Par exemple (je prends la responsabilité de cet exemple, J-P. Galibert me corrigera si nécessaire), la relation qui vous lie à votre chat, si vous en avez un, peut constituer un « plan de réalité ». Si vous lui donnez à manger, c’est à dire si une action particulière – et descriptible – se forme, un nouveau plan de réalité se créé, inscrit dans le premier. Et ainsi de suite, du général au particulier, du plus grand à l’infiniment petit, à l’infiniment lointain. La vie, notre vie, serait ainsi constituée de myriades de plans de réalité qui sont autant de relations entre les êtres et les espaces entre eux, avec dans l’idée que, comme proposait André Dhôtel : « Un coeur bat dans chaque pierre du chemin ».

Ce qui à mon sens est remarquable dans ce concept, et ce pourquoi j’en parle aujourd’hui dans ce billet sur la peur, c’est que par essence, si les plans de réalité sont « opposables », ils sont surtout, je crois, incommunicables. Chacun fait l’expérience d’un plan de réalité qu’il perçoit à un temps T en un espace E, mais sans pouvoir communiquer totalement ce qu’il vit ou a vécu. On peut décrire à autrui un plan de réalité, on peut essayer de mettre celui-ci en évidence, l’expliquer, le décortiquer pour en faire sentir la substance, mais jamais on ne pourra le faire vivre par cet autrui – qui ne pourra que s’en approcher par sa propre et éventuelle expérience : car il est unique et personnel, tel une empreinte digitale (j’ai envie de dire : cérébrale). Chacun est porteur de ses propres plans de réalité.

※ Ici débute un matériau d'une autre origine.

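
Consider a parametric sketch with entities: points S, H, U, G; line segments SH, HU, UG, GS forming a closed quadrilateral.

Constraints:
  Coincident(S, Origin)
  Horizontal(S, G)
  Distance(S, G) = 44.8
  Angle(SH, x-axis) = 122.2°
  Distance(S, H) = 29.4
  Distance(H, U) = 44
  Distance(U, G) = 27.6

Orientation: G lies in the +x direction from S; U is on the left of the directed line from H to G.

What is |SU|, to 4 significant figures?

35.85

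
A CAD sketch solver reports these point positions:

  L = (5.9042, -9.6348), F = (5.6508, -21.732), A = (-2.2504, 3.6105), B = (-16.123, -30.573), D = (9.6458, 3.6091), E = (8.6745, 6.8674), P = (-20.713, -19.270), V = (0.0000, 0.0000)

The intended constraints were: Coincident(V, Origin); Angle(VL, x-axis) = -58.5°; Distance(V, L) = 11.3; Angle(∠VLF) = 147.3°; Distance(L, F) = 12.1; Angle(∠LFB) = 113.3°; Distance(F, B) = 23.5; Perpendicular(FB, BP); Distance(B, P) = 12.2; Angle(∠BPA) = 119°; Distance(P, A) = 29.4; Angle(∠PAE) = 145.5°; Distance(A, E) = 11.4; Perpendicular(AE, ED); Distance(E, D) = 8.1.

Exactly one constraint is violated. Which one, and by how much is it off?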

Ainsi toute lutte, tout combat contre les forces du mal, contre la misère, contre la bêtise humaine, contre l’injustice ou la maladie, est une expérience de perception incommunicable ontologiquement. A l’image de ceux qui vécurent de terribles moments (les guerres, les camps de la Mort, les grandes famines, etc.) et dont l’Histoire nous a fait se figurer le calvaire, on peut comprendre la souffrance et la lutte qu’on nous décrit ou qu’on observe, avoir de l’empathie pour tant d’adversité, voire vivre juste à côté, mais jamais on ne sera assez près. Jamais. Il y a toujours une distance et cette distance nous sépare de l’être qui souffre. On est hors plan. Chacun son plan. Ainsi l’Homme est toujours seul et absolument seul dans ses combats, quels qu’ils soient. Il est toujours seul sur le front, où ça canarde, où ça craint, la peur au ventre.

Même bien entouré, d’amour ou d’amitié, l’homme qui voit sa fin arriver est seul.

Je dédie ce billet à mon père, parti il y a un an à la suite d’une « grande guerre » contre la maladie, et dont je n’aurai, en vertu de ce qui précède et malgré mon amour, jamais pu m’approcher d’assez près.